Try these Lemon Curd Butterfly Cakes which went down a storm and are so easy to whip up for last minute parties/pressies.
Makes: 16 cakes
Suitable for vegetarians
Suitable for freezing
- 150g (6oz) self-raising flour
- ¼ tsp salt
- 115g (4 ½oz) caster sugar
- 100g (4oz) TREX
- 2 large eggs
- 3 tbsp milk
- ½ tsp vanilla extract
- 75g (3oz) butter, at room temperature
- 150g (6oz) icing sugar, plus a little extra, for sprinkling
- 1 tsp finely grated lemon zest
- 1 tsp lemon juice
- 3-4 tbsp lemon curd
- Preheat the oven to 180°C/fan oven 160°C/Gas Mark 4. Put 12 paper bun cases into a bun tin.

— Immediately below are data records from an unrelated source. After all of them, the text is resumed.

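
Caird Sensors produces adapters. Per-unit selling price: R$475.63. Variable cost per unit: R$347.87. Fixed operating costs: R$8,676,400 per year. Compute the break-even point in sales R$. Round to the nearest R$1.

Contribution margin per unit = R$475.63 − R$347.87 = R$127.76, a CM ratio of R$127.76 ÷ R$475.63 = 0.2686.
Break-even sales = FC ÷ CM ratio = R$8,676,400 × R$475.63 / R$127.76 = R$32,300,846.

R$32,300,846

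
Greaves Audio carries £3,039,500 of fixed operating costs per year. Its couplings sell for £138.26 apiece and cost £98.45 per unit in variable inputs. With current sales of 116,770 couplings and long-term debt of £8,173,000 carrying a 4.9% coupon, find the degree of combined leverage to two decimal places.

3.85

At 116,770 units, contribution = 116,770 × £39.81 = £4,648,613.70.
EBIT = £4,648,613.70 − £3,039,500 = £1,609,113.70. Interest = £400,477.00, so EBIT − I = £1,208,636.70.
Degree of total leverage = total CM / (EBIT − interest) = £4,648,613.70 / £1,208,636.70 = 3.8462.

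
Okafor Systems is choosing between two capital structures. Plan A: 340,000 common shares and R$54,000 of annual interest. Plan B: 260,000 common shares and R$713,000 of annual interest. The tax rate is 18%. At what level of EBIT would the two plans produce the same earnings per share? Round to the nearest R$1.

At indifference, (EBIT − 54,000)(1 − t)/340,000 = (EBIT − 713,000)(1 − t)/260,000.
The (1 − t) factor cancels: (EBIT − 54,000) × 260,000 = (EBIT − 713,000) × 340,000.
Solving, EBIT = (713,000·340,000 − 54,000·260,000) / (340,000 − 260,000) = 228,380,000,000 / 80,000 = 2,854,750.00.

R$2,854,750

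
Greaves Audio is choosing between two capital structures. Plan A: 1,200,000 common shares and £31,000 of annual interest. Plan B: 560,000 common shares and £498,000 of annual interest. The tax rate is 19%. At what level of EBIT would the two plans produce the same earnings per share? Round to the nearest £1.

£906,625

At indifference, (EBIT − 31,000)(1 − t)/1,200,000 = (EBIT − 498,000)(1 − t)/560,000.
The (1 − t) factor cancels: (EBIT − 31,000) × 560,000 = (EBIT − 498,000) × 1,200,000.
Solving, EBIT = (498,000·1,200,000 − 31,000·560,000) / (1,200,000 − 560,000) = 580,240,000,000 / 640,000 = 906,625.00.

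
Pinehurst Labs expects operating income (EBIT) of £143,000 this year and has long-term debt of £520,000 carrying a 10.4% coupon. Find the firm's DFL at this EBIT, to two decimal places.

1.61

Interest = £54,080.00.
DFL = EBIT ÷ (EBIT − I) = £143,000 ÷ (£143,000 − £54,080.00) = £143,000 ÷ £88,920.00 = 1.6082.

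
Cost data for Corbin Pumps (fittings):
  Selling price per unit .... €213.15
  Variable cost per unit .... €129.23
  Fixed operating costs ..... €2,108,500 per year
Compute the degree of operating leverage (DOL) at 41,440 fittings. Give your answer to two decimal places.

2.54

Total contribution margin = 41,440 × €83.92 = €3,477,644.80.
Operating income = contribution − fixed costs = €3,477,644.80 − €2,108,500 = €1,369,144.80.
So DOL = total CM / EBIT = €3,477,644.80 / €1,369,144.80 = 2.5400.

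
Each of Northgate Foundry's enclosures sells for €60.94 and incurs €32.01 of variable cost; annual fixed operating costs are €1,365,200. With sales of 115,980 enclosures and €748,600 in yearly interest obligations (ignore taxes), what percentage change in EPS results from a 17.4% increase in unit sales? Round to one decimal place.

+47.0%

Total contribution margin = 115,980 × €28.93 = €3,355,301.40.
EBIT = €3,355,301.40 − €1,365,200 = €1,990,101.40.
Interest = €748,600.00, so EBIT − I = €1,241,501.40.
DCL = total CM / (EBIT − I) = €3,355,301.40 / €1,241,501.40 = 2.7026.
EPS therefore changes by 2.7026 × (+17.4%) = +47.0%.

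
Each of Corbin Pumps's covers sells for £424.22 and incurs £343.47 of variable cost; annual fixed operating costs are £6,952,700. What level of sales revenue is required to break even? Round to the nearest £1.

Contribution margin per unit = £424.22 − £343.47 = £80.75, a CM ratio of £80.75 ÷ £424.22 = 0.1903.
Break-even sales = FC ÷ CM ratio = £6,952,700 × £424.22 / £80.75 = £36,525,999.

£36,525,999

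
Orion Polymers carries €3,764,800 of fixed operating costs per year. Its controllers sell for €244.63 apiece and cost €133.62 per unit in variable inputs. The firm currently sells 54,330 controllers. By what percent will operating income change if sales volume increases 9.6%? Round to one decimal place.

Contribution at this volume is 54,330 × €111.01 = €6,031,173.30.
Subtracting fixed costs: EBIT = €6,031,173.30 − €3,764,800 = €2,266,373.30.
Degree of operating leverage = €6,031,173.30 / €2,266,373.30 = 2.6612.
Operating income changes by 2.6612 × +9.6% = +25.5%.

+25.5%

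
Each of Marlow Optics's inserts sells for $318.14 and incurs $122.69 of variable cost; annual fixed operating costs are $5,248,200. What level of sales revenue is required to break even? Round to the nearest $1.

$8,542,657

CM per unit = $318.14 − $122.69 = $195.45; CM ratio = $195.45 / $318.14 = 0.6144.
Break-even revenue = fixed costs × price ÷ CM = $5,248,200 × $318.14 ÷ $195.45 = $8,542,657.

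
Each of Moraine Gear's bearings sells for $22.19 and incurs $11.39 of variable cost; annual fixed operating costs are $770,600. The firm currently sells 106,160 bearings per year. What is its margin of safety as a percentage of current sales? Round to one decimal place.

32.8%

Contribution margin per unit = $22.19 − $11.39 = $10.80. Break-even units = $770,600 ÷ $10.80 = 71,351.85; break-even revenue = 71,351.85 × $22.19 = $1,583,297.59.
Actual sales revenue = 106,160 × $22.19 = $2,355,690.40.
Margin of safety = ($2,355,690.40 − $1,583,297.59) ÷ $2,355,690.40 = 32.8%.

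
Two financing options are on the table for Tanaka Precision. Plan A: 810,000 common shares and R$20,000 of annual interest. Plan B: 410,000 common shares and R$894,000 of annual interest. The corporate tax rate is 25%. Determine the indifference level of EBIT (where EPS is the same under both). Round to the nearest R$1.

At indifference, (EBIT − 20,000)(1 − t)/810,000 = (EBIT − 894,000)(1 − t)/410,000.
Cancelling (1 − t) and cross-multiplying: 410,000·(EBIT − 20,000) = 810,000·(EBIT − 894,000).
Solving, EBIT = (894,000·810,000 − 20,000·410,000) / (810,000 − 410,000) = 715,940,000,000 / 400,000 = 1,789,850.00.

R$1,789,850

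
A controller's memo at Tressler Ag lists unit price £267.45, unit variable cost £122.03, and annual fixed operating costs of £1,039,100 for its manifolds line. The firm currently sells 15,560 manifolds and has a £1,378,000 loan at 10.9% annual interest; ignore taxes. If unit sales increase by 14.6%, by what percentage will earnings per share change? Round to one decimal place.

+30.8%

Total contribution margin = 15,560 × £145.42 = £2,262,735.20.
Subtracting fixed costs: EBIT = £2,262,735.20 − £1,039,100 = £1,223,635.20.
Interest = £150,202.00, so EBIT − I = £1,073,433.20.
DCL = total CM / (EBIT − I) = £2,262,735.20 / £1,073,433.20 = 2.1079.
EPS therefore changes by 2.1079 × (+14.6%) = +30.8%.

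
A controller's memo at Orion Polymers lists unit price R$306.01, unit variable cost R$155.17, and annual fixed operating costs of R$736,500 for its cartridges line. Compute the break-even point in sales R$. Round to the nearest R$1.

CM per unit = R$306.01 − R$155.17 = R$150.84; CM ratio = R$150.84 / R$306.01 = 0.4929.
Break-even sales = FC ÷ CM ratio = R$736,500 × R$306.01 / R$150.84 = R$1,494,142.

R$1,494,142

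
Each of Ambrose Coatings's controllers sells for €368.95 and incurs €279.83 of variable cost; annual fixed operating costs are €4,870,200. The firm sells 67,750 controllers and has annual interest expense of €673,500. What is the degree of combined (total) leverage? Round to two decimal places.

12.22

Contribution at this volume is 67,750 × €89.12 = €6,037,880.00.
Operating income = contribution − fixed costs = €6,037,880.00 − €4,870,200 = €1,167,680.00. Interest = €673,500.00.
DOL = €6,037,880.00 ÷ €1,167,680.00 = 5.1708; DFL = €1,167,680.00 ÷ €494,180.00 = 2.3629.
DCL = DOL × DFL = 5.1708 × 2.3629 = 12.2181.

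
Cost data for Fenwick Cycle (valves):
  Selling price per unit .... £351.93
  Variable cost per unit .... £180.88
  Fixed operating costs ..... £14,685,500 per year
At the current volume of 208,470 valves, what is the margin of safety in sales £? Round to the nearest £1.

Contribution margin per unit = £351.93 − £180.88 = £171.05. Break-even units = £14,685,500 ÷ £171.05 = 85,855.01; break-even revenue = 85,855.01 × £351.93 = £30,214,954.78.
Current sales = 208,470 × £351.93 = £73,366,847.10.
Margin of safety = £73,366,847.10 − £30,214,954.78 = £43,151,892.

£43,151,892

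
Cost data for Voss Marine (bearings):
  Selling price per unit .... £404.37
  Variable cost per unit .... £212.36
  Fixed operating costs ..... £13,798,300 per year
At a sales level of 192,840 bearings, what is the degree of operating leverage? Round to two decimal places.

1.59

Contribution at this volume is 192,840 × £192.01 = £37,027,208.40.
Subtracting fixed costs: EBIT = £37,027,208.40 − £13,798,300 = £23,228,908.40.
So DOL = total CM / EBIT = £37,027,208.40 / £23,228,908.40 = 1.5940.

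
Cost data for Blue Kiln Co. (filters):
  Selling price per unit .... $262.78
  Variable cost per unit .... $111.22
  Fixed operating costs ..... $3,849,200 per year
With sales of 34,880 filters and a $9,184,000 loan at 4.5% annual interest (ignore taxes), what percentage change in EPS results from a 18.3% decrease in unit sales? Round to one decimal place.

At 34,880 units, contribution = 34,880 × $151.56 = $5,286,412.80.
EBIT = $5,286,412.80 − $3,849,200 = $1,437,212.80.
After interest of $413,280.00, pre-tax earnings = $1,023,932.80.
DCL = total CM / (EBIT − I) = $5,286,412.80 / $1,023,932.80 = 5.1629.
%ΔEPS = DCL × %ΔSales = 5.1629 × -18.3% = -94.5%.

-94.5%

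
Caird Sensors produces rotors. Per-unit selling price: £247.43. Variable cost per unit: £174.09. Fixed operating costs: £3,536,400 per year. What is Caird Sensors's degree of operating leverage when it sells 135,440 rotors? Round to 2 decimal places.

Total contribution margin = 135,440 × £73.34 = £9,933,169.60.
Subtracting fixed costs: EBIT = £9,933,169.60 − £3,536,400 = £6,396,769.60.
DOL = contribution ÷ EBIT = £9,933,169.60 ÷ £6,396,769.60 = 1.5528.

1.55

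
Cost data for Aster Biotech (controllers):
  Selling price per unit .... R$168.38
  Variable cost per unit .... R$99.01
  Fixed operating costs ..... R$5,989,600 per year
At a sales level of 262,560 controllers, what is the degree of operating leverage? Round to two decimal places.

Total contribution margin = 262,560 × R$69.37 = R$18,213,787.20.
Operating income = contribution − fixed costs = R$18,213,787.20 − R$5,989,600 = R$12,224,187.20.
So DOL = total CM / EBIT = R$18,213,787.20 / R$12,224,187.20 = 1.4900.

1.49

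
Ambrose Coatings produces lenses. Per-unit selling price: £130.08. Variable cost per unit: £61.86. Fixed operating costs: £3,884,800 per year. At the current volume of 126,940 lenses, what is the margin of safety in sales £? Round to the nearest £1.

Each unit contributes £130.08 − £61.86 = £68.22. Break-even units = £3,884,800 ÷ £68.22 = 56,945.18; break-even revenue = 56,945.18 × £130.08 = £7,407,428.67.
Current sales = 126,940 × £130.08 = £16,512,355.20.
Margin of safety = £16,512,355.20 − £7,407,428.67 = £9,104,927.

£9,104,927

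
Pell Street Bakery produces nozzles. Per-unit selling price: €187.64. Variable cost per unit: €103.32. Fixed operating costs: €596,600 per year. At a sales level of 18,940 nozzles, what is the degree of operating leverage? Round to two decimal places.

Contribution at this volume is 18,940 × €84.32 = €1,597,020.80.
Operating income = contribution − fixed costs = €1,597,020.80 − €596,600 = €1,000,420.80.
So DOL = total CM / EBIT = €1,597,020.80 / €1,000,420.80 = 1.5963.

1.60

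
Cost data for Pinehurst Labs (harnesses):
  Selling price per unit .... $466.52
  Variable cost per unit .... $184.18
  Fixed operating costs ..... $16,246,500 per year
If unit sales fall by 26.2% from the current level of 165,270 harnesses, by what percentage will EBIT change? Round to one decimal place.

-40.2%

Total contribution margin = 165,270 × $282.34 = $46,662,331.80.
Subtracting fixed costs: EBIT = $46,662,331.80 − $16,246,500 = $30,415,831.80.
So DOL = total CM / EBIT = $46,662,331.80 / $30,415,831.80 = 1.5341.
So EBIT moves 1.5341 × (-26.2%) = -40.2%.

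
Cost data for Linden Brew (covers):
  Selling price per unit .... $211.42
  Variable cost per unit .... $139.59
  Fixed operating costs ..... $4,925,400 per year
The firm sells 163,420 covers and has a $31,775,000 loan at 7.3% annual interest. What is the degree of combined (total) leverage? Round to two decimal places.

At 163,420 units, contribution = 163,420 × $71.83 = $11,738,458.60.
Subtracting fixed costs: EBIT = $11,738,458.60 − $4,925,400 = $6,813,058.60. Interest = $2,319,575.00.
DOL = $11,738,458.60 ÷ $6,813,058.60 = 1.7229; DFL = $6,813,058.60 ÷ $4,493,483.60 = 1.5162.
Combined leverage = 1.7229 × 1.5162 = 2.6123.

2.61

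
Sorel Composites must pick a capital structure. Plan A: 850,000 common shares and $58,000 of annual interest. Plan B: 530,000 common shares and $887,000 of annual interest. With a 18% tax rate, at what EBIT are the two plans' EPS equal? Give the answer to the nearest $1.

$2,260,031

Set EPS_A = EPS_B: (EBIT − $58,000)(1 − 0.18) ÷ 850,000 = (EBIT − $887,000)(1 − 0.18) ÷ 530,000.
Cancelling (1 − t) and cross-multiplying: 530,000·(EBIT − 58,000) = 850,000·(EBIT − 887,000).
EBIT × (850,000 − 530,000) = 887,000 × 850,000 − 58,000 × 530,000 = 723,210,000,000, so EBIT = 723,210,000,000 ÷ 320,000 = 2,260,031.25.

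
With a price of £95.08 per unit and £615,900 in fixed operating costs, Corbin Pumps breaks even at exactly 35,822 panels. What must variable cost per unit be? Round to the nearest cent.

£77.89

Contribution per unit must be FC / Q = £615,900 / 35,822 = £17.1933.
Hence VC = price − CM = £95.08 − £17.1933 = £77.89.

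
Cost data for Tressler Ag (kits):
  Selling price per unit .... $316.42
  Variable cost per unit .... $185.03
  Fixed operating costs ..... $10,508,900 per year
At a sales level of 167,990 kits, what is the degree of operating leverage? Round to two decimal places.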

- Sift the flour and salt into a mixing bowl. Add the sugar, TREX, unbeaten eggs, milk and vanilla extract. Use a wooden spoon to beat the mixture together until smooth and creamy – this will only take 1-2 minutes.
- Spoon the mixture into the paper cases. Bake for 18-20 minutes, until risen and golden. After a few minutes, transfer to a wire rack and cool completely.
- Meanwhile, make the filling by beating together the butter and the icing sugar until light and creamy. Add the lemon zest and juice, beating until smooth.
- When the buns have cooled, slice the tops off and cut these in half. Spoon a little lemon curd into each bun, then share the butter icing between them. Replace the tops to resemble wings and sift a little icing sugar over the top.
Cook’s tip: Use strawberry jam instead of lemon curd to fill the buns, and flavor the butter icing with 2-3 drops of vanilla extract instead of lemon zest.